Soil Type: Grows in a range of soil types and can tolerate drier soil conditions compared to many other turfgrass species.
Soil pH: Prefers slightly acidic (< pH 7) soils, but optimal pH is between 6 and 7. Always follow soil test recommendations to achieve desired soil pH.
Light: Prefers full-sun areas and does not grown well in partially shaded to heavily shaded areas.
Growth Rate: Spreads quickly via stolons and rhizomes.
Mowing and Traffic: Mow at 1 to 2 inches routinely during the growing season. Never remove more than one-third of the leaf blade height at one mowing. Mowing at the appropriate height is key in preventing scalping and reducing weed encroachment. Bermudagrass has exceptional traffic and wear tolerance.
Fertilization: Fertilize with up to 3 pounds of nitrogen per 1,000 square feet per year. Fertilizer should be applied from midspring to midsummer. Never apply more than 1 pound of nitrogen per 1,000 square feet per application. Nitrogen will result in faster bermudagrass growth so applying lower nitrogen rates may be advisable. Follow soil test recommendations for proper fertility.

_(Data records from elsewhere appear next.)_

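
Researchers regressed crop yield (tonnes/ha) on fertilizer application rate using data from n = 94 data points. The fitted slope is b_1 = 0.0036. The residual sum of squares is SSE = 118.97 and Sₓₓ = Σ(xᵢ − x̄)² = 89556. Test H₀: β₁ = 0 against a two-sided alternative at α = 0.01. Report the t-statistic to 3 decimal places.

t = 0.947

MSE = SSE/(n − 2) = 118.97/92 = 1.29315.
SE(b_1) = √(MSE/Sₓₓ) = √(1.29315/89556) = 0.00379995.
t = 0.0036 / 0.00379995 = 0.947.
df = n − 2 = 92.
Two-sided p ≈ 0.3459, which is ≥ 0.01, so fail to reject H₀.
The data do not give significant evidence of an association between fertilizer application rate and crop yield.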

Irrigation: Naturally occurring rainfall may provide sufficient water for maintaining a healthy turfgrass in normal years, but irrigation may need to be applied to prevent plant water stress during drought periods.

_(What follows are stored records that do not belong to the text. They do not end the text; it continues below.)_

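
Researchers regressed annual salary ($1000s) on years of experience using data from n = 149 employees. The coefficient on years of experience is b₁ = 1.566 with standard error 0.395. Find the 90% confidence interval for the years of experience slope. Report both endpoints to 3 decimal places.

df = n − 2 = 149 − 2 = 147.
t* = t_{0.05, 147} = 1.655285.
Margin = t* × SE = 1.655285 × 0.395 = 0.65384.
CI: 1.566 ± 0.65384 → (0.912, 2.220).
With 90% confidence, each one-unit increase in years of experience is associated with a change of between 0.912 and 2.220 $1000s in annual salary.

(0.912, 2.220)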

Dethatching and Aeration: Thatch can develop over time and may need to be reduced through vertical mowing. Compaction can form more quickly on finer-textured soils and in areas where there is high traffic. Dethatching or aeration need to be performed in late spring to summer.
Establishment Methods Establishing bermudagrass in the lawn can be achieved via seeds, plugs or sod. Bermudagrass is most commonly established via seed for common bermudagrass and plugs or sod for vegetatively propagated bermudagrass cultivars.
Seed: Select and purchase your desired seed. Follow the manufacturer’s labeled directions for seeding rate. Rake seeds into the soil surface to ensure good soil-to-seed contact. Irrigate until seeds germinate and as needed throughout establishment. Hybrid bermudagrasses cannot be seeded.
Sprigs: Sprigging is an involved method in which vegetative pieces are planted to establish an area.
Plugs: Purchase plugs or create plugs from sod and plant each piece about 1 foot apart. Irrigate, fertilize and apply weed control as necessary until established.
Sod: Purchase sod and lay it on a smooth soil surface. Irrigate frequently after laying sod and continue to irrigate as needed until sod roots are established.